WASHINGTON — Advocacy groups were quick to express their concerns about proposed cuts to federal funding for Amtrak and mass transit in the fiscal 2018 budget proposal that the White House released on Wednesday.
However, they also noted that President Donald J. Trump's budget plan is only the opening salvo in a prolonged battle between the executive and legislative branches over how the government should spend taxpayers' money. So far lawmakers have issued no statements about the transportation proposals.
The “America First” budget would eliminate funding for all of Amtrak's long-distance passenger trains.
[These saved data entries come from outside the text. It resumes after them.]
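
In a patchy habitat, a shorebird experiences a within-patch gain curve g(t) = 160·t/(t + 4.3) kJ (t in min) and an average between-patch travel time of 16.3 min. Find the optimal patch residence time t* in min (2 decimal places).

Maximise g(t)/(T+t): set derivative to zero → g'(t)(T+t) = g(t).
g'(t) = 160·4.3/(t + 4.3)². Setting 160·4.3/(t+4.3)² = 160t/[(t+4.3)(16.3+t)] gives 4.3(16.3+t) = t(t+4.3), so t² = 4.3×16.3 = 70.09.
t* = √70.09 = 8.372 min.

8.37 min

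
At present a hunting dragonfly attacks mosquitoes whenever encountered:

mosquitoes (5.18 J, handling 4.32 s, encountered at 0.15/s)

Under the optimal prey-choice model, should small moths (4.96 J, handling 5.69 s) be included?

Intake rate on the current diet: R = (0.15×5.18) / (1 + 0.15×4.32) = 0.777/1.648 = 0.4715 J/s.
small moths: E/h = 4.96/5.69 = 0.8717 J/s.
Since 0.8717 > R, including small moths increases the long-run rate.

Yes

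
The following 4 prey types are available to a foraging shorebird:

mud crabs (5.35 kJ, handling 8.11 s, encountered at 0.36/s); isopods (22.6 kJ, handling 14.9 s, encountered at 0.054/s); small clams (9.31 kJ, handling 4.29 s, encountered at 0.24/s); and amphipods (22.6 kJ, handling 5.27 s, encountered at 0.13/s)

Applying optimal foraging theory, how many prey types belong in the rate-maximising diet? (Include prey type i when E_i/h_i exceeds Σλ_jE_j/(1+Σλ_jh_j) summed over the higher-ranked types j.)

2

Rank by E/h (kJ/s): amphipods 4.29, small clams 2.17, isopods 1.52, mud crabs 0.66. Include each in turn until the next type's E/h falls below the running intake rate.
Rate on top 1: 1.744. small clams: 2.17 > 1.744 → include.
Rate on top 2: 1.905. isopods: 1.52 < 1.905 → exclude; stop.
Optimal diet: amphipods, small clams — 2 of 4 types.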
It would also eliminate any new capital projects under the Federal Transit Administration, and effectively terminate the Department of Transportation's popular TIGER grant program that has benefited transportation infrastructure projects since 2009.
The National Public Transportation Association said that while the president is touting a $1 trillion investment in infrastructure, the White House wants to cut billions from existing transit program.
Some 220 communities would lose Amtrak service if Congress carried through with the funding cuts, according to the National Association of Railroad Passengers.
“It’s ironic that President Trump’s first budget proposal undermines the very communities whose economic hardship and sense of isolation from the rest of the country helped propel him into office,” said Jim Mathews, NARP president. He said many small towns depend on Amtrak as a link to the U.S. economy.
“These proposed cuts come as President Trump continues to promise that our tax dollars will be invested in rebuilding America's infrastructure,” Mathews said. “Instead, we have seen an all-out assault on any project — public and private — that would advance passenger rail.”
Amtrak employees should not be alarmed by the headlines, according to President Charles W. "Wick" Moorman.
“We do not yet know [what will happen],” Moorman said in a letter to employees on Wednesday. “Every year, there is vigorous debate on what Congress should fund and what it should cut. These debates are long and hard, and they often result in a final outcome that is very different from the initial proposal, so let’s give this process some time.
“As the budget process progresses, we look forward to working with President Trump, [DOT] Secretary Chao, and Congress to ensure they understand the value of Amtrak’s long distance trains and what these proposed cuts would mean to this important part of the nation’s transportation system,” Moorman said.